Thymic output changes in children with clinical findings signaling a probable primary immunodeficiency.

Abstract

Karaca N, Azarsız E, Akarcan SE, Aksu G, Kütükçüler N. Thymic output changes in children with clinical findings signaling a probable primary immunodeficiency. Turk J Pediatr 2019; 61: 885-894. Thymic maturation evaluation is inevitable for patients with clinical and laboratory findings for a primary immunodeficiency, as the T cellimmunodeficiencies are the most severe type. In this study, we aimed to show the usage of T cell surface molecule `CD31` for the evaluation of thymic output in patients (n: 66) with a large spectrum of findings signing a probable primary immunodeficiency. Besides the classical clinical and laboratory approach for these patients, T cell subpopulations as naive, memory, recent thymic emigrant cells were also investigated. The humoral immunodeficiency (34.8%), combined immunodeficiency (34.8%) and cardiopathy (7.6%) were the most frequent diagnosis groups.

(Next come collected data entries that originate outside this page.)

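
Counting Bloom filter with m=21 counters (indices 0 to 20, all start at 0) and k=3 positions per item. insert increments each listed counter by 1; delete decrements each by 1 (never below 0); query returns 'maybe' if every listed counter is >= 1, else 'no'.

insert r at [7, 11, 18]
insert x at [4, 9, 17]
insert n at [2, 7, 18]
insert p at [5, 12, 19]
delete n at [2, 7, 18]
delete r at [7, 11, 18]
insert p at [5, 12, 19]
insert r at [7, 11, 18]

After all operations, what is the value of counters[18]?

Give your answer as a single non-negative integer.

Answer: 1

Derivation:
Step 1: insert r at [7, 11, 18] -> counters=[0,0,0,0,0,0,0,1,0,0,0,1,0,0,0,0,0,0,1,0,0]
Step 2: insert x at [4, 9, 17] -> counters=[0,0,0,0,1,0,0,1,0,1,0,1,0,0,0,0,0,1,1,0,0]
Step 3: insert n at [2, 7, 18] -> counters=[0,0,1,0,1,0,0,2,0,1,0,1,0,0,0,0,0,1,2,0,0]
Step 4: insert p at [5, 12, 19] -> counters=[0,0,1,0,1,1,0,2,0,1,0,1,1,0,0,0,0,1,2,1,0]
Step 5: delete n at [2, 7, 18] -> counters=[0,0,0,0,1,1,0,1,0,1,0,1,1,0,0,0,0,1,1,1,0]
Step 6: delete r at [7, 11, 18] -> counters=[0,0,0,0,1,1,0,0,0,1,0,0,1,0,0,0,0,1,0,1,0]
Step 7: insert p at [5, 12, 19] -> counters=[0,0,0,0,1,2,0,0,0,1,0,0,2,0,0,0,0,1,0,2,0]
Step 8: insert r at [7, 11, 18] -> counters=[0,0,0,0,1,2,0,1,0,1,0,1,2,0,0,0,0,1,1,2,0]
Final counters=[0,0,0,0,1,2,0,1,0,1,0,1,2,0,0,0,0,1,1,2,0] -> counters[18]=1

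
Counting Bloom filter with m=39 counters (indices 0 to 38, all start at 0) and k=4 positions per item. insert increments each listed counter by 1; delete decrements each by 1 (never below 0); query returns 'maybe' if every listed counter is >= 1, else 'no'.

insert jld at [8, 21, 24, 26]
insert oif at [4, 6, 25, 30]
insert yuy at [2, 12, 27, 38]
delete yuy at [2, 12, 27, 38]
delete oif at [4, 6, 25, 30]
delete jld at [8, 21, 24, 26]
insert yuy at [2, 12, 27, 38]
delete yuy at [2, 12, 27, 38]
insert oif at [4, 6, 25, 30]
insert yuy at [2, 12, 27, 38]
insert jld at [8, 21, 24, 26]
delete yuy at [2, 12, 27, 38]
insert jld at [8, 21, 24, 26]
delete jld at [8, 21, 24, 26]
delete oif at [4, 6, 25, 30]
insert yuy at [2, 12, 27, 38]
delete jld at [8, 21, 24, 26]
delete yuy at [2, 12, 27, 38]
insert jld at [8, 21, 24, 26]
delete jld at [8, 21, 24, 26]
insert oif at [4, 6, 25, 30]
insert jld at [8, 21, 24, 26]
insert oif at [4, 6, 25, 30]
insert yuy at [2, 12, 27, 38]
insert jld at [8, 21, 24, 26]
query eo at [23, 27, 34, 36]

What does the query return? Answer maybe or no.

Answer: no

Derivation:
Step 1: insert jld at [8, 21, 24, 26] -> counters=[0,0,0,0,0,0,0,0,1,0,0,0,0,0,0,0,0,0,0,0,0,1,0,0,1,0,1,0,0,0,0,0,0,0,0,0,0,0,0]
Step 2: insert oif at [4, 6, 25, 30] -> counters=[0,0,0,0,1,0,1,0,1,0,0,0,0,0,0,0,0,0,0,0,0,1,0,0,1,1,1,0,0,0,1,0,0,0,0,0,0,0,0]
Step 3: insert yuy at [2, 12, 27, 38] -> counters=[0,0,1,0,1,0,1,0,1,0,0,0,1,0,0,0,0,0,0,0,0,1,0,0,1,1,1,1,0,0,1,0,0,0,0,0,0,0,1]
Step 4: delete yuy at [2, 12, 27, 38] -> counters=[0,0,0,0,1,0,1,0,1,0,0,0,0,0,0,0,0,0,0,0,0,1,0,0,1,1,1,0,0,0,1,0,0,0,0,0,0,0,0]
Step 5: delete oif at [4, 6, 25, 30] -> counters=[0,0,0,0,0,0,0,0,1,0,0,0,0,0,0,0,0,0,0,0,0,1,0,0,1,0,1,0,0,0,0,0,0,0,0,0,0,0,0]
Step 6: delete jld at [8, 21, 24, 26] -> counters=[0,0,0,0,0,0,0,0,0,0,0,0,0,0,0,0,0,0,0,0,0,0,0,0,0,0,0,0,0,0,0,0,0,0,0,0,0,0,0]
Step 7: insert yuy at [2, 12, 27, 38] -> counters=[0,0,1,0,0,0,0,0,0,0,0,0,1,0,0,0,0,0,0,0,0,0,0,0,0,0,0,1,0,0,0,0,0,0,0,0,0,0,1]
Step 8: delete yuy at [2, 12, 27, 38] -> counters=[0,0,0,0,0,0,0,0,0,0,0,0,0,0,0,0,0,0,0,0,0,0,0,0,0,0,0,0,0,0,0,0,0,0,0,0,0,0,0]
Step 9: insert oif at [4, 6, 25, 30] -> counters=[0,0,0,0,1,0,1,0,0,0,0,0,0,0,0,0,0,0,0,0,0,0,0,0,0,1,0,0,0,0,1,0,0,0,0,0,0,0,0]
Step 10: insert yuy at [2, 12, 27, 38] -> counters=[0,0,1,0,1,0,1,0,0,0,0,0,1,0,0,0,0,0,0,0,0,0,0,0,0,1,0,1,0,0,1,0,0,0,0,0,0,0,1]
Step 11: insert jld at [8, 21, 24, 26] -> counters=[0,0,1,0,1,0,1,0,1,0,0,0,1,0,0,0,0,0,0,0,0,1,0,0,1,1,1,1,0,0,1,0,0,0,0,0,0,0,1]
Step 12: delete yuy at [2, 12, 27, 38] -> counters=[0,0,0,0,1,0,1,0,1,0,0,0,0,0,0,0,0,0,0,0,0,1,0,0,1,1,1,0,0,0,1,0,0,0,0,0,0,0,0]
Step 13: insert jld at [8, 21, 24, 26] -> counters=[0,0,0,0,1,0,1,0,2,0,0,0,0,0,0,0,0,0,0,0,0,2,0,0,2,1,2,0,0,0,1,0,0,0,0,0,0,0,0]
Step 14: delete jld at [8, 21, 24, 26] -> counters=[0,0,0,0,1,0,1,0,1,0,0,0,0,0,0,0,0,0,0,0,0,1,0,0,1,1,1,0,0,0,1,0,0,0,0,0,0,0,0]
Step 15: delete oif at [4, 6, 25, 30] -> counters=[0,0,0,0,0,0,0,0,1,0,0,0,0,0,0,0,0,0,0,0,0,1,0,0,1,0,1,0,0,0,0,0,0,0,0,0,0,0,0]
Step 16: insert yuy at [2, 12, 27, 38] -> counters=[0,0,1,0,0,0,0,0,1,0,0,0,1,0,0,0,0,0,0,0,0,1,0,0,1,0,1,1,0,0,0,0,0,0,0,0,0,0,1]
Step 17: delete jld at [8, 21, 24, 26] -> counters=[0,0,1,0,0,0,0,0,0,0,0,0,1,0,0,0,0,0,0,0,0,0,0,0,0,0,0,1,0,0,0,0,0,0,0,0,0,0,1]
Step 18: delete yuy at [2, 12, 27, 38] -> counters=[0,0,0,0,0,0,0,0,0,0,0,0,0,0,0,0,0,0,0,0,0,0,0,0,0,0,0,0,0,0,0,0,0,0,0,0,0,0,0]
Step 19: insert jld at [8, 21, 24, 26] -> counters=[0,0,0,0,0,0,0,0,1,0,0,0,0,0,0,0,0,0,0,0,0,1,0,0,1,0,1,0,0,0,0,0,0,0,0,0,0,0,0]
Step 20: delete jld at [8, 21, 24, 26] -> counters=[0,0,0,0,0,0,0,0,0,0,0,0,0,0,0,0,0,0,0,0,0,0,0,0,0,0,0,0,0,0,0,0,0,0,0,0,0,0,0]
Step 21: insert oif at [4, 6, 25, 30] -> counters=[0,0,0,0,1,0,1,0,0,0,0,0,0,0,0,0,0,0,0,0,0,0,0,0,0,1,0,0,0,0,1,0,0,0,0,0,0,0,0]
Step 22: insert jld at [8, 21, 24, 26] -> counters=[0,0,0,0,1,0,1,0,1,0,0,0,0,0,0,0,0,0,0,0,0,1,0,0,1,1,1,0,0,0,1,0,0,0,0,0,0,0,0]
Step 23: insert oif at [4, 6, 25, 30] -> counters=[0,0,0,0,2,0,2,0,1,0,0,0,0,0,0,0,0,0,0,0,0,1,0,0,1,2,1,0,0,0,2,0,0,0,0,0,0,0,0]
Step 24: insert yuy at [2, 12, 27, 38] -> counters=[0,0,1,0,2,0,2,0,1,0,0,0,1,0,0,0,0,0,0,0,0,1,0,0,1,2,1,1,0,0,2,0,0,0,0,0,0,0,1]
Step 25: insert jld at [8, 21, 24, 26] -> counters=[0,0,1,0,2,0,2,0,2,0,0,0,1,0,0,0,0,0,0,0,0,2,0,0,2,2,2,1,0,0,2,0,0,0,0,0,0,0,1]
Query eo: check counters[23]=0 counters[27]=1 counters[34]=0 counters[36]=0 -> no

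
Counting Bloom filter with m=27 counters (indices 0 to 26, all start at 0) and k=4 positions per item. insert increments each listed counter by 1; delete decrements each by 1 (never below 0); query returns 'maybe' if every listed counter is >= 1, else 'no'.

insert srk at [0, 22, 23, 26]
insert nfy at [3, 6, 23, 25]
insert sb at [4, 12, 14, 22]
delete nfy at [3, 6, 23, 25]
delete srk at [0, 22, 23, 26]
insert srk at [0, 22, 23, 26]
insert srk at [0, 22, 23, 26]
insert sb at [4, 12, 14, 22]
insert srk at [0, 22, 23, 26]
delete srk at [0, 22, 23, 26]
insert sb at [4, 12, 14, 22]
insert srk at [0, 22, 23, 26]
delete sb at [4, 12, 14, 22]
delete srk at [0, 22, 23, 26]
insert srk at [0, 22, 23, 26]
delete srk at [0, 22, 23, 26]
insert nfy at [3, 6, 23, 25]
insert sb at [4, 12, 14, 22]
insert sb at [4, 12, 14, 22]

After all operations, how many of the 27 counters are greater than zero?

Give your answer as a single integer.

Answer: 10

Derivation:
Step 1: insert srk at [0, 22, 23, 26] -> counters=[1,0,0,0,0,0,0,0,0,0,0,0,0,0,0,0,0,0,0,0,0,0,1,1,0,0,1]
Step 2: insert nfy at [3, 6, 23, 25] -> counters=[1,0,0,1,0,0,1,0,0,0,0,0,0,0,0,0,0,0,0,0,0,0,1,2,0,1,1]
Step 3: insert sb at [4, 12, 14, 22] -> counters=[1,0,0,1,1,0,1,0,0,0,0,0,1,0,1,0,0,0,0,0,0,0,2,2,0,1,1]
Step 4: delete nfy at [3, 6, 23, 25] -> counters=[1,0,0,0,1,0,0,0,0,0,0,0,1,0,1,0,0,0,0,0,0,0,2,1,0,0,1]
Step 5: delete srk at [0, 22, 23, 26] -> counters=[0,0,0,0,1,0,0,0,0,0,0,0,1,0,1,0,0,0,0,0,0,0,1,0,0,0,0]
Step 6: insert srk at [0, 22, 23, 26] -> counters=[1,0,0,0,1,0,0,0,0,0,0,0,1,0,1,0,0,0,0,0,0,0,2,1,0,0,1]
Step 7: insert srk at [0, 22, 23, 26] -> counters=[2,0,0,0,1,0,0,0,0,0,0,0,1,0,1,0,0,0,0,0,0,0,3,2,0,0,2]
Step 8: insert sb at [4, 12, 14, 22] -> counters=[2,0,0,0,2,0,0,0,0,0,0,0,2,0,2,0,0,0,0,0,0,0,4,2,0,0,2]
Step 9: insert srk at [0, 22, 23, 26] -> counters=[3,0,0,0,2,0,0,0,0,0,0,0,2,0,2,0,0,0,0,0,0,0,5,3,0,0,3]
Step 10: delete srk at [0, 22, 23, 26] -> counters=[2,0,0,0,2,0,0,0,0,0,0,0,2,0,2,0,0,0,0,0,0,0,4,2,0,0,2]
Step 11: insert sb at [4, 12, 14, 22] -> counters=[2,0,0,0,3,0,0,0,0,0,0,0,3,0,3,0,0,0,0,0,0,0,5,2,0,0,2]
Step 12: insert srk at [0, 22, 23, 26] -> counters=[3,0,0,0,3,0,0,0,0,0,0,0,3,0,3,0,0,0,0,0,0,0,6,3,0,0,3]
Step 13: delete sb at [4, 12, 14, 22] -> counters=[3,0,0,0,2,0,0,0,0,0,0,0,2,0,2,0,0,0,0,0,0,0,5,3,0,0,3]
Step 14: delete srk at [0, 22, 23, 26] -> counters=[2,0,0,0,2,0,0,0,0,0,0,0,2,0,2,0,0,0,0,0,0,0,4,2,0,0,2]
Step 15: insert srk at [0, 22, 23, 26] -> counters=[3,0,0,0,2,0,0,0,0,0,0,0,2,0,2,0,0,0,0,0,0,0,5,3,0,0,3]
Step 16: delete srk at [0, 22, 23, 26] -> counters=[2,0,0,0,2,0,0,0,0,0,0,0,2,0,2,0,0,0,0,0,0,0,4,2,0,0,2]
Step 17: insert nfy at [3, 6, 23, 25] -> counters=[2,0,0,1,2,0,1,0,0,0,0,0,2,0,2,0,0,0,0,0,0,0,4,3,0,1,2]
Step 18: insert sb at [4, 12, 14, 22] -> counters=[2,0,0,1,3,0,1,0,0,0,0,0,3,0,3,0,0,0,0,0,0,0,5,3,0,1,2]
Step 19: insert sb at [4, 12, 14, 22] -> counters=[2,0,0,1,4,0,1,0,0,0,0,0,4,0,4,0,0,0,0,0,0,0,6,3,0,1,2]
Final counters=[2,0,0,1,4,0,1,0,0,0,0,0,4,0,4,0,0,0,0,0,0,0,6,3,0,1,2] -> 10 nonzero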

CD4+CD45RA+ naive T-cells percentages (p: 0.011) and absolute counts (p: 0.004) and absolute CD4+CD45RA+CD31+ RTE (recent thymic emigrant) cell counts (p: 0.007) were significantly lower in combined immunodeficiency group. Naive T-cells (p: 0.037) and RTE cells (p: 0.032) were also lower in patients who had cardiac surgery in the past. In conclusion, flow cytometric CD31+thymic naive RTE cell evaluation may provide rapid clinical information especially on T-cell immune dysfunction and CD4+CD45RA+CD31+ RTE cells may be used as an alternative to TRECs in the diagnosis of combined immunodeficiencies.